Italien: Katastrophale hygienische Bedingungen für Migranten in Lampedusa

01.04.2011
Ärzte ohne Grenzen fordert die italienischen Behörden auf, die Lebensbedingungen im Hafen von Lampedusa zu verbessern
Italien 2011
Halimatou Amadou/MSF
Lampedusa, Italien, 13.03.2011: Ankunft der Migranten Hafen von Lampedusa.

Rom/Wien, 1. April 2011. Die hygienischen und sanitären Bedingungen der Migranten auf der italienischen Insel Lampedusa sind inakzeptabel, erklärt die medizinische Hilfsorganisation Ärzte ohne Grenzen/Médecins Sans Frontières (MSF) und fordert entsprechende Unterstützung für die Migranten.

Derzeit müssen sich am Hafen der Insel Lampedusa 3.000 Migranten 16 Container-Toiletten teilen. Es stehen nur zwei Wassertanks bereit, und die Behörden stellen anderthalb Liter Wasser pro Tag und Migrant zur Verfügung. Diese sanitären Bedingungen sind unter den humanitären Standards, die pro Tag und Person 20 Liter Wasser sowie eine Latrine für 20 Personen vorsehen. „Es ist kaum zu glauben, dass das in Italien passiert – in einem G8-Land! Die Lebensbedingungen auf der Insel sind schlimmer als jene in Flüchtlingslagern auf der ganzen Welt, in denen Ärzte ohne Grenzen im Einsatz ist“ beklagt Kostas Moschochoritis, Geschäftsführer der italienischen Sektion von Ärzte ohne Grenzen.Seit dem 14. Februar leistet Ärzte ohne Grenzen gemeinsam mit lokalen Behörden medizinische Hilfe für auf der Insel ankommende Migranten und Asylwerber. Das medizinische Team führt mithilfe einer mobilen Klinik Triage durch. Nach den Umwälzungen und den gewaltsamen Zusammenstößen in der arabischen Welt sind über 18.000 Menschen auf Lampedusa gelandet.

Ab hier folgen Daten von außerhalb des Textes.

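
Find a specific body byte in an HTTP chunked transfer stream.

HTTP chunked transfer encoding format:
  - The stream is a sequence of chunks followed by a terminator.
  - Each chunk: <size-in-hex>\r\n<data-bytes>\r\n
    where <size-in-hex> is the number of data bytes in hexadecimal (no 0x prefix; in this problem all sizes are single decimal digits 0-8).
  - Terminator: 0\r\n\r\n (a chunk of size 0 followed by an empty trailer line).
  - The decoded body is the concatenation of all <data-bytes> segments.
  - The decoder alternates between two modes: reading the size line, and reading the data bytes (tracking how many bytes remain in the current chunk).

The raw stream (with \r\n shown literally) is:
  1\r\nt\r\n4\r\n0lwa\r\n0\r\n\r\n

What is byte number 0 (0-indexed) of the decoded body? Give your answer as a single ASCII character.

Chunk 1: stream[0..1]='1' size=0x1=1, data at stream[3..4]='t' -> body[0..1], body so far='t'
Chunk 2: stream[6..7]='4' size=0x4=4, data at stream[9..13]='0lwa' -> body[1..5], body so far='t0lwa'
Chunk 3: stream[15..16]='0' size=0 (terminator). Final body='t0lwa' (5 bytes)
Body byte 0 = 't'

Answer: t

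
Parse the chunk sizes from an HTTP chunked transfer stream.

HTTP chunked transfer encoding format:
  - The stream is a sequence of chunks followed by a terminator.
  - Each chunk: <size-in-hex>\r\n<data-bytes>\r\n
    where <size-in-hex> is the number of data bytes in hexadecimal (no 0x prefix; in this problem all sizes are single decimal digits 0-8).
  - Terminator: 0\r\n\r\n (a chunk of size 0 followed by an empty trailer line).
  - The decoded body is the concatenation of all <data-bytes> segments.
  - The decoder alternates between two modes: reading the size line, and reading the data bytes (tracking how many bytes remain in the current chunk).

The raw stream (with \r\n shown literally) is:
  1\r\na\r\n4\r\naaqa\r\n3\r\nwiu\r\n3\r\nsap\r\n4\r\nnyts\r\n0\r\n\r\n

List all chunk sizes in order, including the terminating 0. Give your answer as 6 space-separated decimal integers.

Answer: 1 4 3 3 4 0

Derivation:
Chunk 1: stream[0..1]='1' size=0x1=1, data at stream[3..4]='a' -> body[0..1], body so far='a'
Chunk 2: stream[6..7]='4' size=0x4=4, data at stream[9..13]='aaqa' -> body[1..5], body so far='aaaqa'
Chunk 3: stream[15..16]='3' size=0x3=3, data at stream[18..21]='wiu' -> body[5..8], body so far='aaaqawiu'
Chunk 4: stream[23..24]='3' size=0x3=3, data at stream[26..29]='sap' -> body[8..11], body so far='aaaqawiusap'
Chunk 5: stream[31..32]='4' size=0x4=4, data at stream[34..38]='nyts' -> body[11..15], body so far='aaaqawiusapnyts'
Chunk 6: stream[40..41]='0' size=0 (terminator). Final body='aaaqawiusapnyts' (15 bytes)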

Bessere Aufnahmebedingungen notwendig

Die italienische Regierung führt derzeit Transfers von Migranten per Schiff in Richtung Aufnahmelagern in Apulien, Sizilien  und anderen Regionen Italiens durch. Ärzte ohne Grenzen ist über die hygienischen Bedingungen auf der Insel und in den überfüllten Lagern beunruhigt. „Die schlechten hygienischen Bedingungen können das Entstehen von Infektionskrankheiten begünstigen. Für bessere Aufnahmebedingungen und einen besseren Zugang zu medizinischer Behandlung in den Zentren, wohin die Migranten transferiert werden, muss gesorgt werden“ erklärt Barbara Maccagno, medizinische Verantwortliche für die Projekte von Ärzte ohne Grenzen in Italien.„Die Mehrheit der Migranten in den letzten Tagen waren Menschen, die aus Tunesien kamen, aber wir haben auch Flüchtlinge aus Libyen gesehen. Diese kommen ursprünglich aus Eritrea, Somalia, Gambia, Nigeria und dem Sudan. Um diese Menschen sorgen wir uns ganz besonders, denn sie haben eine längere und gefährlichere Anreise hinter sich“ fährt Barbara Maccagno fort.In den kommenden Tagen wird Ärzte ohne Grenzen zum zweiten Mal über 2500 Hygiene-Kits mit Decken, Seife und Handtüchern an die obdachlosen Migranten auf dem Hafen verteilen. Ohne entsprechende sanitäre Anlagen sind diese Verteilungen aber nur ein Tropfen auf dem heißen Stein. „Diese Aufnahmebedingungen sind inakzeptabel und dürfen nicht anhalten, denn sie verletzen die Würde dieser Menschen“ erklärt Kostas Moschoritis. Die Hilfe von Ärzte ohne Grenzen wird von privaten Spendern finanziert, und die Organisation erhält keine institutionellen Gelder von der italienischen Regierung. Ärzte ohne Grenzen war bereits zwischen 2002 und 2009 auf Lampedusa tätig. Ein Team bestehend aus einem Arzt, einer Krankenschwester und einem Kultur-Vermittler war mit einer mobilen Klinik unterwegs. In dieser Zeit war das Team Tag und Nacht in Bereitschaft, um ankommenden Migranten auf der Insel bei Bedarf medizinische Hilfe zu leisten. In Phasen, in denen mehr Menschen ankamen – vor allem im Sommer – wurden die Teams verstärkt. Die mobile Klinik war am Hafen von Lampedusa installiert und mit allem nötigen medizinischen Material ausgestattet, um erste Hilfe für Migranten mit Gesundheitsproblemen leisten zu können. Insgesamt hat Ärzte ohne Grenzen 5.000 Migranten medizinisch betreut.